ただし,どこまでが修復と言えるか,という問題はあるかもしれない。失われてしまった効果音を,新しく録音するのは修復なのか,それとも改変なのか。監督が故人であればそれはもう修復担当者のセンスにかかってくるわけだが,オリジナル至上主義者には別のこだわりがあるかもしれない。難しいところではある。

二人組に注目!

この「めまい」の修復を担当したのはボブ・ハリスとジム・カッツという二人組である。この一文を書くために他のメイキングにもあたっていたら,「マイフェアレディ」のメイキングにもこの二人組が登場しているのを発見した。そこでもフィルムの修復を担当していたのである。「めまい」ほど詳しくはないがデジタル修復の様子が収録されている。
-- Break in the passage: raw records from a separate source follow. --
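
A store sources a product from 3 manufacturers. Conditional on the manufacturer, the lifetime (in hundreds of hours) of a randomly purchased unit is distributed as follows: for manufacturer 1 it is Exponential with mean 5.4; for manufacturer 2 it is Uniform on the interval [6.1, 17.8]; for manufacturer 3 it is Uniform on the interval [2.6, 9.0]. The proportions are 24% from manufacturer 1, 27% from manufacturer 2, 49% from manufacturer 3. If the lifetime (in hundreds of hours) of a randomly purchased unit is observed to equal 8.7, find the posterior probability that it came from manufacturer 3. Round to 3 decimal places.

0.706

Likelihoods f(8.7 | ·): 1: 0.0369751; 2: 0.0854701; 3: 0.15625.
Posterior ∝ prior × likelihood. Numerator for 3: 0.49·0.15625 = 0.0765625.
Normalizing constant: 0.24·0.0369751 + 0.27·0.0854701 + 0.49·0.15625 = 0.108513.
P(3 | observation) = 0.0765625 / 0.108513 = 0.705558.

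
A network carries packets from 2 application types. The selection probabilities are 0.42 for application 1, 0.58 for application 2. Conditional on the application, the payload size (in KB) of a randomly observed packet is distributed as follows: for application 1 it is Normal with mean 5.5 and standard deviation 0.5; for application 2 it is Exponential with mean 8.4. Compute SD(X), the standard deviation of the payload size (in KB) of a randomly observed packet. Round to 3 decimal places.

Per component, 1: μ=5.5, E[X²]=30.5; 2: μ=8.4, E[X²]=141.12.
E[X] = 0.42·5.5 + 0.58·8.4 = 7.182.
E[X²] = 0.42·30.5 + 0.58·141.12 = 94.6596.
Var(X) = E[X²] − (E[X])² = 94.6596 − 51.5811 = 43.0785.
SD(X) = √43.0785 = 6.56342.

6.563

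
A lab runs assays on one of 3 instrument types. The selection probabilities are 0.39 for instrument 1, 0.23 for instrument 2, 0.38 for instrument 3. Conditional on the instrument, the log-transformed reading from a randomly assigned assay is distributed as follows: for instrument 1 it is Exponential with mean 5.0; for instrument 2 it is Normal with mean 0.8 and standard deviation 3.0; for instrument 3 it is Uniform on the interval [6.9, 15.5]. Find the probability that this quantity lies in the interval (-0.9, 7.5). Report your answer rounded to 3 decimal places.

0.491

Conditional on each instrument, P(-0.9 < X < 7.5): 1: 0.77687; 2: 0.701766; 3: 0.0697674.
By total probability, P(-0.9 < X < 7.5) = 0.39·0.77687 + 0.23·0.701766 + 0.38·0.0697674 = 0.490897.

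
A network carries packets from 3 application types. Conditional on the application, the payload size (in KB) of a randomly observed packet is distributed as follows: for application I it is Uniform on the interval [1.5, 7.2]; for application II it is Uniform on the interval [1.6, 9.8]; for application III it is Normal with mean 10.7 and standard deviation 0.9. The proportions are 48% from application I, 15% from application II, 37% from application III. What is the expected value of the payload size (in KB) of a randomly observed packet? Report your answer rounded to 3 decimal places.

Component means — I: 4.35; II: 5.7; III: 10.7.
E[X] = 0.48·4.35 + 0.15·5.7 + 0.37·10.7 = 6.902.

6.902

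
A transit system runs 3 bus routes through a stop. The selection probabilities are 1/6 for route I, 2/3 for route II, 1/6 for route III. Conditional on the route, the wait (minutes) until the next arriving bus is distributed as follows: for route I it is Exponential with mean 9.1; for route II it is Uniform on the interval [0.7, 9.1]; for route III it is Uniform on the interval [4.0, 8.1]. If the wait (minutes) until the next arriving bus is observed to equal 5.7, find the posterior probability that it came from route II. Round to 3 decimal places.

Likelihoods f(5.7 | ·): I: 0.0587392; II: 0.119048; III: 0.243902.
Posterior ∝ prior × likelihood. Numerator for II: 0.666667·0.119048 = 0.0793651.
Normalizing constant: 0.166667·0.0587392 + 0.666667·0.119048 + 0.166667·0.243902 = 0.129805.
P(II | observation) = 0.0793651 / 0.129805 = 0.611416.

0.611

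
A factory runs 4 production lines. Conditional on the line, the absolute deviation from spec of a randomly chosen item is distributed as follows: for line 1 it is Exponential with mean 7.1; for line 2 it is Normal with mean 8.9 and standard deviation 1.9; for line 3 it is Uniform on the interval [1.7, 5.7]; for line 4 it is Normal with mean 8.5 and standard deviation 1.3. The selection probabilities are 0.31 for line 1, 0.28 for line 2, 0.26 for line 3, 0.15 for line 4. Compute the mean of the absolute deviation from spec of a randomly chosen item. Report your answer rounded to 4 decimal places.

Component means — 1: 7.1; 2: 8.9; 3: 3.7; 4: 8.5.
E[X] = 0.31·7.1 + 0.28·8.9 + 0.26·3.7 + 0.15·8.5 = 6.93.

6.9300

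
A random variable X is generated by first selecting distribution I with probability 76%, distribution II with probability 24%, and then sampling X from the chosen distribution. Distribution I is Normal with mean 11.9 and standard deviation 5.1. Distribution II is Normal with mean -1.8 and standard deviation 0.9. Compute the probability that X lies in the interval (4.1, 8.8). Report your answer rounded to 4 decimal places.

0.1585

Conditional on each component, P(4.1 < X < 8.8): I: 0.208565; II: 2.77176e-11.
By total probability, P(4.1 < X < 8.8) = 0.76·0.208565 + 0.24·2.77176e-11 = 0.158509.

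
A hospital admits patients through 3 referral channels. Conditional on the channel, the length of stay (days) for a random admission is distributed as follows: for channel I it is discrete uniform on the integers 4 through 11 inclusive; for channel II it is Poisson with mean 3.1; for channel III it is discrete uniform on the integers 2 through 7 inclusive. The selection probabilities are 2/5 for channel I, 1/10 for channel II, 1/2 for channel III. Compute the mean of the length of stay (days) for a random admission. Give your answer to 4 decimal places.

Component means — I: 7.5; II: 3.1; III: 4.5.
E[X] = 0.4·7.5 + 0.1·3.1 + 0.5·4.5 = 5.56.

5.5600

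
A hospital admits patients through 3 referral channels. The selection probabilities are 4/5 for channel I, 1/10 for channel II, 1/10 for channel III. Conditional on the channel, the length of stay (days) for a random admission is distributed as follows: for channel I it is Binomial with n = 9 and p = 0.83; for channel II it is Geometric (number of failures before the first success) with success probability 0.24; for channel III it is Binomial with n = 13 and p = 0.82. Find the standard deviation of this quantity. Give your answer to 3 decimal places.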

ボブ・ハリスは他にも「アラビアのロレンス」なども手がけたということで,要するにこの二人組は名作修復のスペシャリストなのだね。

そういえば,その「アラビアのロレンス」のメイキングには修復作業に関するパートもあって,今回見直してみたのだが,そちらは全長版の復元に関するものであった。映像やサウンドトラックだけじゃなく,短縮版作成の際に失われてしまったオリジナルの復元という困難な作業もあるということだ。

そこではロレンス役のピーター・オトゥールがセリフの再録音をするくだりもあるのだが,歳をとってアフレコで昔の声を入れ直すというのはなかなか難しいだろうなと思った。監督も俳優も健在だったからこそだが,重要なキャストが故人になっていたらこういうこともできなくなる。

……と書いてから,待てよと思った。

今のCG技術は過去のニュースフィルムの中の人物と現在の俳優が握手する映像さえ作り出せるではないか。

絵も音も高度なサンプリングとデジタル処理でいかようにも偽造?できてしまうのだ。故人となった俳優たちの姿も声もそっくり作り出して"撮り直し"をすることだって不可能ではなくなる,そんな時代がそこまで来ている気がする。

便利な技術というのは使いたくなるものだ。どこまで手を出してよいものか……名作修復の担当者にとっては誘惑の多い時代になってゆくのかもしれない。